Plus qu’un mot, « tchip » consacre une onomatopée, ce qui constitue une nouvelle victoire de l’oralité, en droite ligne de la pop-culture issue des comics. Elle désigne également une attitude, dont le son est une expression non-verbale aux allures de couperet, héritage indiscutable de la communication africaine et antillaise, parente  des « tchourou » ivoiriens, « msourou » sénégalais ou encore « sourou » malien.

« Fait d’émettre un bruit de succion en signe de désapprobation ou de mépris », définit Le Petit Robert. Et les tenants de la « reconquête » franco-française par la traque des prénoms à consonance « étrangère » n’ont qu’à bien se tenir. Même sans « grand remplacement », l’Afrique infuse chez l’ancien colon. Elle infuse d’ailleurs bien au-delà, le « tchipage » existant aujourd’hui dans les sphères métissées francophones, anglophones et néerlandophones.

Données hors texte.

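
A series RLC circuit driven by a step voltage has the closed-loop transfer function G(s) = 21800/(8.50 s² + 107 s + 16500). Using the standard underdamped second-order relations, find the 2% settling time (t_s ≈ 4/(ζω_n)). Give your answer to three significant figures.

t_s ≈ 0.636 s

Dividing through by 8.50: denominator becomes s² + 12.59 s + 1941.
So ω_n = √1941 = 44.1 rad/s and ζ = 12.59/(2·44.1) = 0.143.
t_s ≈ 4/(ζω_n) = 0.636 s.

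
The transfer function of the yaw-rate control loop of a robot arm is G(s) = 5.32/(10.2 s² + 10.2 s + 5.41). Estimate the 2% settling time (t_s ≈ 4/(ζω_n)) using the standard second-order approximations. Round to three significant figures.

Dividing through by 10.2: denominator becomes s² + 1.000 s + 0.5304.
So ω_n = √0.5304 = 0.728 rad/s and ζ = 1.000/(2·0.728) = 0.687.
t_s ≈ 4/(ζω_n) = 8.00 s.

t_s ≈ 8.00 s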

Pour désigner la pratique du tchip, les Afro-Américains utilisent l’expression « to suck one’s teeth », littéralement « sucer ses dents ». Et la technique s’identifie aussi bien au Brésil qu’au Bahamas, au Surnima ou à Trinité-et-Tobago.

Francophonies de tous les pays…

Pour peu que l’usage enfonce le clou de la curiosité militante, la langue française, singulièrement ses supports comme Le Petit Robert, intègre sans rechigner les apports d’une francophonie jadis considérée comme excentrée.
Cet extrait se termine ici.